Symposium links TCKs to careers

The ninth annual Third Culture Kid (TCK) Symposium, which took place on Feb. 24, featured Amanda Bates presenting on “Creating a Career Out of the International Pieces.” A panel discussion among faculty, staff, parent and student TCKs followed Bates’ presentation.

The symposium had originally been slated for Feb. 17, but was rescheduled due to the winter storms and power outages affecting the Portland area. 

TCKs, or global nomads, are people who spent a significant part of their upbringing in a culture that is not their parents’. Their own culture is a mix of their parents’ culture and the cultures of the locations where they grow up. Many TCKs are the children of diplomats, teachers or members of the military, and often attend international schools.

TCK Intern Brenna Ketchum ’23 opened the symposium and introduced Bates, the director of veterinary career services and professional development at the North Carolina State College of Veterinary Medicine. She is also the founder and creative director of The Black Expat and host of the Global Chatter podcast.

The TCK board, made up entirely of TCK students, chose Bates to be the speaker this year because they wanted to learn about finding careers and making plans for after college. Since one of her jobs is a career counselor, Bates was a natural choice. 

Martin Lopez ’23 said that Bates’ being a person of color was a further plus. Bates used her international experience to launch the website The Black Expat, which aims to create a greater representation of Black people abroad.

Bates spoke about her personal experience as a TCK and Black expatriate, and how these identities shaped her search for a career. 

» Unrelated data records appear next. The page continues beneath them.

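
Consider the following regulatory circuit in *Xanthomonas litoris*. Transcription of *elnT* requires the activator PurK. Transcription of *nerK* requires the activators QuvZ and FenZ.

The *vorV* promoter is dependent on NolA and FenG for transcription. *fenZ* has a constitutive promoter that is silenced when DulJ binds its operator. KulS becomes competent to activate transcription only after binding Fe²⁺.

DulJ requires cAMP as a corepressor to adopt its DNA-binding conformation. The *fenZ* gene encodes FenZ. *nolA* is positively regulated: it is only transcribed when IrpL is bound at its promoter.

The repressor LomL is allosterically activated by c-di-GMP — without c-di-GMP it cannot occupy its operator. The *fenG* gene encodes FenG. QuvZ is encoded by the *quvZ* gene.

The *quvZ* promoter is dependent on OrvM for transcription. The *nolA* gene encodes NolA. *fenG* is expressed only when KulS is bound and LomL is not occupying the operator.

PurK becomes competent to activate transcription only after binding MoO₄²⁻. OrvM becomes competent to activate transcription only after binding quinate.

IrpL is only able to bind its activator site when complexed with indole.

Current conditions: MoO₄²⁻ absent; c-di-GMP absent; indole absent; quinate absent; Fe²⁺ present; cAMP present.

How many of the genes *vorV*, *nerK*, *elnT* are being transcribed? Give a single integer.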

“When you look at my entire life, and you look at my entire career, a lot of it started because I was that awkward TCK kid who didn’t fit in any boxes, couldn’t figure out where to go, wasn’t sure what I wanted to do,” Bates said. “But instead of leaning into that awkwardness, I was able to take the things that were struggles for me and craft a career out of it.”

Bates was born in Washington, D.C. to Anglophone Cameroonian parents. As a child, she moved with her family to the Francophone part of Cameroon. Bates said that, in the United States, she had been an ethnic and racial minority who spoke the majority language, while in Francophone Cameroon she was part of the racial majority, but was a linguistic minority. 

“I also struggled with identity because I didn’t feel African enough and I didn’t feel American enough,” Bates said.

Before earning her master’s degrees in business administration and counselor education, Bates worked at a series of internships and jobs, including a year teaching with AmeriCorps. Through trial and error, she learned that she disliked teaching, but loved working with people, especially those from underrepresented groups. 

“Don’t be scared to try something different,” Bates said. “It’s only a failure if you didn’t learn anything from it.”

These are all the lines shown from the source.